The general commission’s new General Secretary, Dawn Wiggins Hare, led the group though some of the founders’ hopes for the commission, from supporting clergywomen to broadening women’s vision in local congregations to the desire to be accepted without stereotyping.

“Have we done that?” she asked the group after reviewing each item on the list, then: “Is there still more to do?”

Usually, the answer to that second question was a resounding yes.

At GCSRW’s inception in 1972 – 16 years after the UMC’s General Conference approved full ordination of women — less than one percent of UM clergy were women, and no woman had been elected bishop.  Today, about 27 percent of appointed UM clergy are women, and 17 percent of the active bishops are women, said Audrey J. Krumbach, GCSRW director of Gender Justice and Education. Women are more than 50 percent of church members, she said.

Those attending the training sessions were a mixture of clergy and lay members of varying ages and ethnicities, including one representative from the Central Conferences.  The group was 90 percent women.

Several members of the GCSRW board attended, just two weeks after they had met in Birmingham, Ala., to begin setting their priorities for the quadrennium, which included leadership development.

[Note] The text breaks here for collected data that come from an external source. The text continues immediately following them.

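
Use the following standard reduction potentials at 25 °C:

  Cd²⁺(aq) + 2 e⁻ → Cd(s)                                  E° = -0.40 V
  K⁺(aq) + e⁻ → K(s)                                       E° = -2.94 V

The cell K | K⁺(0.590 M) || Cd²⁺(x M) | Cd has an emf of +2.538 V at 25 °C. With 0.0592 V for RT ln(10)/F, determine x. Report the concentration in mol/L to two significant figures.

Cd²⁺/Cd is the cathode, K⁺/K the anode: E°cell = +2.54 V, n = 2.
Overall reaction: Cd²⁺(aq) + 2 K(s) → Cd(s) + 2 K⁺(aq); Q = [K⁺]^2/[Cd²⁺]^1.
From E = E° − (0.0592/n) log Q: log Q = (E° − E)·n/0.0592 = (+2.54 − (+2.538))·2/0.0592 = 0.0676.
So 1·log[Cd²⁺] = 2·log(0.59) − log Q = -0.4583 − (0.0676) = -0.5259; [Cd²⁺] = 10^(-0.5259) ≈ 0.30 M.

0.30 M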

Rev. Liz Lopez led worship and communion to start the training event on March 14. She preached on the text of the syrophoenician woman, who asked Jesus to heal her daughter. Jesus initially refused, telling her it wasn’t right to give the children’s food to dogs, but after the woman countered that even dogs are allowed crumbs from the master’s table, he praised her faith and told her that her daughter was healed.

The text can be problematic for some, and Lopez agreed that Jesus’ words could be seen both as racist and sexist.

“I know these words,” she said. “I have felt them in the core of my being.”

But she embraced the story, saying it shows that women must be daring and defiant in confronting injustice and be persistent no matter whom they are confronting.

“The work in the church for wholeness is never done,” she said.

Her words were echoed by Amy-Jill Levine, Professor of New Testament and Jewish Studies at Vanderbilt University, who offered the committee leaders a theological framework for their mission by speaking of the women unnamed in or missing from the Bible.

“Absence of evidence does not mean evidence of absence,” Levine said, suggesting Jesus used women in ministry but many of them were later written out of the stories.

“It is the job of women to challenge those conventions,” she said.

Inspired by the words of both those women, participants moved on to discussing UMC structure and GCSRW’s goals, mandates and vision. Hare discussed how Annual Conference COSROW committees could help achieve GCSRW mandates.

“We will not be a whole church until there is full inclusion,” Hare said.

The group was divided into smaller groups so they could learn about GCSRW work in sexual ethics, gender justice, monitoring and ways to better communicate the agency’s goals and successes.

The morning of Saturday, March 16, was spent thinking strategically about Annual Conferences and developing action plans so the delegates could hit the ground running when they returned home.

“I came away with a broader understanding of the work of COSROW, not only on the conference level but also what we might be doing on the district level as well,” said Linda Jewell, administrative assistant for the Southwest Texas conference, who is vice chair of the conference’s committee.

Gile, a first-time COSROW chair, said that because her conference is merging with Kansas West and Nebraska into one, “it is important to lay the foundation for the work of COSROW.”

She said the conference will need the committee’s help as it trains its leaders and sets up monitoring of the new conference.

“Hopefully our work will bear fruit of more diversity and allowing marginalized voices to be heard,” she said.